Despite limp interest in bank-centered bill payment in recent years, Fiserv is betting on a renaissance in consumer bill payment services when real-time payments become widely available in the U.S. in the next year or two.
“With real-time bill pay ahead of us, the linkage between the bank, biller and the consumer is converging,” said Brad Jones, vice president, product management for bill payment solutions at Fiserv.
CheckFree — despite its outdated name — is still the single leading provider of consumer bill payments, according to Jones. As real-time payments roll out in the U.S. in the next few years in combination with modernized bill-payment management tools, Jones expects Fiserv will see consumers moving bill payment back to banks.
One reason is that billers have reached the limit of what they can feasibly offer, according to Jones.
“Billers simply want to get paid, and they’ve set up websites and IVRs to streamline payments, but they don’t want to be continuously building up connectivity to every kind of payer system everywhere,” he said.
Fiserv also sees consumers becoming overwhelmed with complexity as their total number of payments through different channels has expanded in recent years, Jones said.
“When you put together our routing, our connections to billers, the processes we have already established to consumers with Zelle and our plans to integrate with The Clearing House, FedNow and card rails for real-time payments, banks using our service will be in the pole position in the bill payments race,” Jones said.
Eighteen months ago Fiserv connected its bill payment network to 600 billers, and the company is currently expanding that reach while refining technology for banks to send request-to-pay reminders to customers when each of their recurring bills is due.
“Our gateway supports every payment rail and as we build it out for real-time payments, we’ll be able to offer bank customers the maximum number of choices in how to pay local, regional and national bills,” Jones said.
There is still much work and expansion needed before Fiserv can deliver on its vision, but analysts say various players have a fair shot at revitalizing the consumer bill payment experience.

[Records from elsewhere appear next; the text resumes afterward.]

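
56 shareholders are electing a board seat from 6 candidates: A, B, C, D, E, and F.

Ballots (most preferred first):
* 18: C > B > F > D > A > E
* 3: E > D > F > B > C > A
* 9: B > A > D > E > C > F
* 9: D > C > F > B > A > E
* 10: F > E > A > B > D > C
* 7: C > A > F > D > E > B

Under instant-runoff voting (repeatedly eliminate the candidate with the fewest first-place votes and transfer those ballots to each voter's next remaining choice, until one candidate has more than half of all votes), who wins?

D

Round 1: A 0, B 9, C 25, D 9, E 3, F 10. A eliminated.
Round 2: B 9, C 25, D 9, E 3, F 10. E eliminated.
Round 3: B 9, C 25, D 12, F 10. B eliminated.
Round 4: C 25, D 21, F 10. F eliminated.
Round 5: C 25, D 31. D has a majority (≥29).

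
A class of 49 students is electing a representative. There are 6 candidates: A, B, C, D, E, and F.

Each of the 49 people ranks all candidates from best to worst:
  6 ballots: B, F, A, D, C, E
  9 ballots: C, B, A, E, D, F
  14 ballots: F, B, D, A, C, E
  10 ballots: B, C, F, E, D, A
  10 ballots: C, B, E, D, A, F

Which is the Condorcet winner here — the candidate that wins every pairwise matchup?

B

B vs A: 49–0
B vs C: 30–19
B vs D: 49–0
B vs E: 49–0
B vs F: 35–14
B beats every other candidate.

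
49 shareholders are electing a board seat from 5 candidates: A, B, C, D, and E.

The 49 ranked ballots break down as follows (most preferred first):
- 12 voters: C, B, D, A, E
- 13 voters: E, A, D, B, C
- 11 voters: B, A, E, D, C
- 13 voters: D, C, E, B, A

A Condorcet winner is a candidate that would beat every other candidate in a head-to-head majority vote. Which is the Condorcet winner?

D vs A: 25–24
D vs B: 26–23
D vs C: 37–12
D vs E: 25–24
D beats every other candidate.

D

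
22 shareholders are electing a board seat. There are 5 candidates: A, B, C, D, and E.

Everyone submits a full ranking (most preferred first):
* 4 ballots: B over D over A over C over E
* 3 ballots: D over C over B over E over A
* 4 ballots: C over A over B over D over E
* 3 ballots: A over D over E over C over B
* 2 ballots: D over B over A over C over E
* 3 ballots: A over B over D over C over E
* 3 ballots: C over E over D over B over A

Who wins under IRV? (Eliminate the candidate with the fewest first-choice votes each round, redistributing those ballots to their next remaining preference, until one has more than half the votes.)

D

Round 1: A 6, B 4, C 7, D 5, E 0. E eliminated.
Round 2: A 6, B 4, C 7, D 5. B eliminated.
Round 3: A 6, C 7, D 9. A eliminated.
Round 4: C 7, D 15. D has a majority (≥12).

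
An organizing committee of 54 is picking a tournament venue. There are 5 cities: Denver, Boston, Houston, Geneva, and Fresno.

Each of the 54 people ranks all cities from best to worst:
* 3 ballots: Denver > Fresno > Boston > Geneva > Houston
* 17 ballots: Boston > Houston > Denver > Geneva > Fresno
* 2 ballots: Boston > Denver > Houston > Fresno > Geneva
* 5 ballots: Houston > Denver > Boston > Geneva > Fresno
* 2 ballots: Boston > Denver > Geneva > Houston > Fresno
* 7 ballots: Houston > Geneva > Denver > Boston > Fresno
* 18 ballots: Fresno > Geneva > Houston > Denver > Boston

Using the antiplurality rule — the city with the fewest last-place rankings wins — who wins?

Denver

Last-place votes: Denver 0, Boston 18, Houston 3, Geneva 2, Fresno 31.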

“The market is due for new bill payment solutions to help banks and billers capitalize on better digital consumer experiences and interactions,” said David Albertazzi, research director with Aite Group.
One example is
Huntington Bank last year integrated consumers’ accounts with BillGO so users can pay bills from a checking account, payment card or digital wallet through a dashboard that helps consumers decide which bills to pay when based on their bank balance.

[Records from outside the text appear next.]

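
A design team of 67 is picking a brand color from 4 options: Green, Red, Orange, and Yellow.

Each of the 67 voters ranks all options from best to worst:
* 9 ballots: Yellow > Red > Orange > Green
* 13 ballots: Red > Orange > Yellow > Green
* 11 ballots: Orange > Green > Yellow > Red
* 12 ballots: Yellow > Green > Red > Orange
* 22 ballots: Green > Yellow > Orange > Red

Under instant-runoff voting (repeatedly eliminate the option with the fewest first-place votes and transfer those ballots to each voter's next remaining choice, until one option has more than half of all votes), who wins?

Yellow

Round 1: Green 22, Red 13, Orange 11, Yellow 21. Orange eliminated.
Round 2: Green 33, Red 13, Yellow 21. Red eliminated.
Round 3: Green 33, Yellow 34. Yellow has a majority (≥34).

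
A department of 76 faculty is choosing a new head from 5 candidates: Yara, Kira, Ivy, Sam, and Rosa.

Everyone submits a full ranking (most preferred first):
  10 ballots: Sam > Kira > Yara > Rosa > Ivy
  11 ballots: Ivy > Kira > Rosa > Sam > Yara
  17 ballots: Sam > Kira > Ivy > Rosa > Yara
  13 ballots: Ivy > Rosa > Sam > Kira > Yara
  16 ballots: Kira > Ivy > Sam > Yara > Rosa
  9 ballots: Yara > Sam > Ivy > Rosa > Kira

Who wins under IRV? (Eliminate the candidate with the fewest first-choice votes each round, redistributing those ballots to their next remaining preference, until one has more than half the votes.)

Round 1: Yara 9, Kira 16, Ivy 24, Sam 27, Rosa 0. Rosa eliminated.
Round 2: Yara 9, Kira 16, Ivy 24, Sam 27. Yara eliminated.
Round 3: Kira 16, Ivy 24, Sam 36. Kira eliminated.
Round 4: Ivy 40, Sam 36. Ivy has a majority (≥39).

Ivy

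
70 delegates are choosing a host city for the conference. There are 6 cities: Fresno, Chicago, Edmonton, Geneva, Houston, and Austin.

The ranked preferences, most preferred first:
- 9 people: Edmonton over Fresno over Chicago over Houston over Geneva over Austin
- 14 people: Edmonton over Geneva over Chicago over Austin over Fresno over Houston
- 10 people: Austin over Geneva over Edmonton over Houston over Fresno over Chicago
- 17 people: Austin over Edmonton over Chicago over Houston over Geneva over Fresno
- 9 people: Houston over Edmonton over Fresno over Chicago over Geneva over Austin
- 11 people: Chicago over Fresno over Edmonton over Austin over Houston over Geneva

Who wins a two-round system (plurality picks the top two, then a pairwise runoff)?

Edmonton

Round 1 first-place votes: Fresno 0, Chicago 11, Edmonton 23, Geneva 0, Houston 9, Austin 27. Austin and Edmonton advance.
Runoff: Austin is ranked above Edmonton on 27 ballots, Edmonton above Austin on 43.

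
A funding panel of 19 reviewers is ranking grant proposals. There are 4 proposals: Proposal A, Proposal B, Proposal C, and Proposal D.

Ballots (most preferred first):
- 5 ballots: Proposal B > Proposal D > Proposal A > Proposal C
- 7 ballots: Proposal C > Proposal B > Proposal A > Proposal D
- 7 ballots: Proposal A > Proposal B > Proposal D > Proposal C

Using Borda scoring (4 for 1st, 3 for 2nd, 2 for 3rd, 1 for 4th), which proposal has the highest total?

Proposal B

Proposal A: 5×2 + 7×2 + 7×4 = 52
Proposal B: 5×4 + 7×3 + 7×3 = 62
Proposal C: 5×1 + 7×4 + 7×1 = 40
Proposal D: 5×3 + 7×1 + 7×2 = 36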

Another possibility is a company like Doxo, founded in Seattle in 2008. It sees neither the bank nor the biller as the hub for bill payments.
“We’ve unlocked bill payment from any individual biller or bank, because that’s how consumers are living and shopping—they want control and choices,” said Steve Shivers, Doxo's chief executive.

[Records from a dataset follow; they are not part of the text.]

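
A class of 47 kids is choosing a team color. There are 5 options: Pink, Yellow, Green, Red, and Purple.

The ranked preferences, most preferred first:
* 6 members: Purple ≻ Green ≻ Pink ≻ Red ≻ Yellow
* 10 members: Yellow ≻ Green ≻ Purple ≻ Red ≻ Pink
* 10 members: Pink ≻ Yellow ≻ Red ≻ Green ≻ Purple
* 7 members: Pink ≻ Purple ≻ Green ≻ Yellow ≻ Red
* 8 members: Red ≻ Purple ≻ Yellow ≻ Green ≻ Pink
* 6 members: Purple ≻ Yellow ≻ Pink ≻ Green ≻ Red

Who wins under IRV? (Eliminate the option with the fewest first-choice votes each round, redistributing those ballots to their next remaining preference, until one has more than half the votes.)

Round 1: Pink 17, Yellow 10, Green 0, Red 8, Purple 12. Green eliminated.
Round 2: Pink 17, Yellow 10, Red 8, Purple 12. Red eliminated.
Round 3: Pink 17, Yellow 10, Purple 20. Yellow eliminated.
Round 4: Pink 17, Purple 30. Purple has a majority (≥24).

Purple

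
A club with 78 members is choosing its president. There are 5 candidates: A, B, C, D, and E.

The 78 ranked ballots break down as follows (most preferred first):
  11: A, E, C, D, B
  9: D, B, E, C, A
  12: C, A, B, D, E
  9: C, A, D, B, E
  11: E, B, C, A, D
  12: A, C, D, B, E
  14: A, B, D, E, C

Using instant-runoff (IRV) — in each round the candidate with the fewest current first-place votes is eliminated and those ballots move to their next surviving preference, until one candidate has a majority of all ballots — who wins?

C

Round 1: A 37, B 0, C 21, D 9, E 11. B eliminated.
Round 2: A 37, C 21, D 9, E 11. D eliminated.
Round 3: A 37, C 21, E 20. E eliminated.
Round 4: A 37, C 41. C has a majority (≥40).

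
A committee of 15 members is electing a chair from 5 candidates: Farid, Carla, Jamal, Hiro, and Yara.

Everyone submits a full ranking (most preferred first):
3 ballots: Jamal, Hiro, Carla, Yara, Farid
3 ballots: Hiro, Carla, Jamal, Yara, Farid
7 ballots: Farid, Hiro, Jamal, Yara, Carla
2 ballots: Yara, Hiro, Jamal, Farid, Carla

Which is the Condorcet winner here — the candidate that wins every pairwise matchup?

Hiro vs Farid: 8–7
Hiro vs Carla: 15–0
Hiro vs Jamal: 12–3
Hiro vs Yara: 13–2
Hiro beats every other candidate.

Hiro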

Doxo last month eliminated all but a handful of transaction fees it charges on certain card payments. Consumers who sign up with Doxo share their various preferred payment credentials and account details once, along with information about their bills. Doxo has connections to 100,000 billers for payments via ACH, cards and Apple Pay.
“Consumers got used to the e-commerce checkout experience and they want the same range of choices for bill payments, especially when they’re under financial pressure,” Shivers said.
A year ago Doxo integrated with the data aggregator Plaid to streamline onboarding, enabling a seamless process for customers to share account details with 11,000 participating banks and credit unions.
Shivers said that he expects Doxo to continue to grow in the post-pandemic era and that he sees a path for banks to succeed through its expansion.
“When a consumer signs in to Doxo, their bank’s name appears on the dashboard, which is another way of extending the bank’s relationship," he said. "Think of it as the consumer seeing their bank brand that much more often.”